November 25, 2011 to February 26, 2012






















Opening: November 24, 2011, 7pm
With a lecture/performance “Things that leave me sleepless” by Gernot Wieland at 8 pm.
The lecture/performance will be repeated in English at the exhibition closing on February 26, 2012 at 4 pm.

Opening hours:
Thursday to Saturday, 2 – 6 pm



The current group exhibition signals the start of the second phase of the OSLO10 program. Following temporary, one-off events held inside and outside of the exhibition space, a series of solo and group exhibitions will take place from November 2011 until October 2012. The exhibition HOTAVANTGARDEHOTHOT bears the same title as that describing the two-year-long program of OSLO10.

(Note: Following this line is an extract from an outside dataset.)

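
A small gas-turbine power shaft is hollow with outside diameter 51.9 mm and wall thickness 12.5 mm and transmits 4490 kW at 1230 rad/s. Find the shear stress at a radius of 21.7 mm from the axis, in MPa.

120 MPa

ω = 1230 rad/s, so T = P/ω = 4490×10³ / 1230 = 3650 N·m.
J = π(d_o⁴ − d_i⁴)/32 = π(0.0519⁴ − 0.0269⁴)/32 = 6.609×10^-7 m⁴.
Shear stress varies linearly with radius: τ = T·r/J = 3650 × 0.0217 / 6.609×10^-7 = 1.199×10^8 Pa.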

The group show addresses the linguistic and social attributes of the avant-garde and its significance today. In the history of the visual arts, the avant-garde refers to the artistic movements that occurred at the start of the 20th century, and is inseparable from the discourse on modernity. Since the end of the 20th century, the term “avant-garde” has become especially fashionable within the culture industry: it is often used in describing new brands or certain lifestyles. Has the movement of art going forward, in search of new territories, become obsolete, and/or has its vanguard gone elsewhere today?

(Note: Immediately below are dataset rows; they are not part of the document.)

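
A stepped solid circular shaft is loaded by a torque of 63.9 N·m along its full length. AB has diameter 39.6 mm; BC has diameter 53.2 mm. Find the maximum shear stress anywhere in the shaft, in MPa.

Under the same torque, τ_max = 16T/(πd³) is largest where d is smallest — segment AB (d = 39.6 mm).
τ_max = 16·63.90/(π·(0.0396)³) = 5.241×10^6 Pa.

5.24 MPa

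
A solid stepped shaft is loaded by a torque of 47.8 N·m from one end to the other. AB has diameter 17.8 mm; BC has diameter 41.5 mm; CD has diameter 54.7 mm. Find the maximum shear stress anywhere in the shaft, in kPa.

Under the same torque, τ_max = 16T/(πd³) is largest where d is smallest — segment AB (d = 17.8 mm).
τ_max = 16·47.80/(π·(0.0178)³) = 4.317×10^7 Pa.

43200 kPa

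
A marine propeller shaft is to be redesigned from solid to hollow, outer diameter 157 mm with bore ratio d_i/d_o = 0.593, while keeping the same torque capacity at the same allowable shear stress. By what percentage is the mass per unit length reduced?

Equal τ_max and T ⇒ the solid shaft needs d_s³ = d_o³(1−k⁴), so d_s = 157·(1−0.593⁴)^(1/3) = 150.2 mm.
Area ratio A_h/A_s = d_o²(1−k²)/d_s² = (1−k²)/(1−k⁴)^(2/3) = 0.7080.
Mass saving = 1 − 0.7080 = 29.2 %.

29.2 %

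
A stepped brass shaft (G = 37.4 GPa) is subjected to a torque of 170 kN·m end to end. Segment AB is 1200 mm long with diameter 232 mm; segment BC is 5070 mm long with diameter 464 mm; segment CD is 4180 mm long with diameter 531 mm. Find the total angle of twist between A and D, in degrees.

J_AB = π(0.232)⁴/32 = 2.84×10^-4 m⁴; J_BC = π(0.464)⁴/32 = 4.55×10^-3 m⁴; J_CD = π(0.531)⁴/32 = 7.81×10^-3 m⁴.
θ = (T/G)·Σ L_i/J_i = (170000/37.4×10⁹)·(1.20/2.84×10^-4 + 5.07/4.55×10^-3 + 4.18/7.81×10^-3) = 0.02668 rad.

1.53°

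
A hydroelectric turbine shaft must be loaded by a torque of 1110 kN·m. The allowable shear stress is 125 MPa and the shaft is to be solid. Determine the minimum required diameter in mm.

For a solid shaft τ_max = 16T/(πd³), so d = (16T/(π τ_allow))^(1/3) = (16·1.110e6/(π·1.25×10^8))^(1/3) = 0.3563 m.

356 mm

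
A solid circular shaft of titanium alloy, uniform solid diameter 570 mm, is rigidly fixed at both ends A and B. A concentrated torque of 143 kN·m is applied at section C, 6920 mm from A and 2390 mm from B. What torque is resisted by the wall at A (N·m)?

With uniform GJ and both ends fixed, compatibility θ_AC = θ_CB gives T_A·a = T_B·b, together with T_A + T_B = T₀.
T_A = T₀·b/(a+b) = 143000·2390/9310 = 36710 N·m; T_B = 106300 N·m.

36700 N·m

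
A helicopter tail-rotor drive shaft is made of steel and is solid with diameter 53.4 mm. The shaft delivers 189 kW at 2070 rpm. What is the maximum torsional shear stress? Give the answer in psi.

ω = 2π·2070/60 = 216.8 rad/s, so T = P/ω = 189×10³ / 216.8 = 871.9 N·m.
J = πd⁴/32 = π(0.0534)⁴/32 = 7.983×10^-7 m⁴.
τ_max = T·r/J = 871.9 × 0.0267 / 7.983×10^-7 = 2.916×10^7 Pa.

4230 psi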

In contemporary artistic production, the notion of the avant-garde appears most prominently in critical or ironic observations and references. What unites the artists represented in this exhibition is their non-hierarchical treatment of available cultural material. They appropriate it by repeating pre-existing works (Karl Holmqvist, Reto Pulfer), shift its perception through radical fragmentation (Agnieska Brzezanska, Adriana Salazar Arroyo) and alter its meaning by changing its format. They use the aesthetics and techniques of arts and crafts, scientific exposition and applied art and question the value and relevance of the artwork today (Karl Holmqvist, Gernot Wieland, Amelie von Wulffen). The old avant-garde utopias no longer seem appropriate for the times – the wish for change and the attack on existing norms, however, has not yet been lost. Hence the monuments appear in several works, as symbols of established and rigid dogmas – as fragments of a failed ideology in the work of Adriana Salazar Arroyo, and as the means of creating a new identity and a new historical awareness in the works of Aleksandra Dominic and Gernot Wieland.

Today, the realization and implementation of forward movements have become subtler and the abandonment of what has become a historical concept of the “avant-garde” reflects a democratization of the art system. Contemporary artists now have numerous channels of distribution and communication at their disposal and the access to art and its comprehension is no longer limited to a small few. Thus artists such as Aleksandra Domanovic reflect the distribution and production possibilities of the electronic media and use it systematically for their own works. In this sense, the exhibition HOTAVANTGARDEHOTHOT reflects on the intermediate state both for and against the avant-garde(s) and presents individual reflections on its accomplishments, its influence as well as its failure.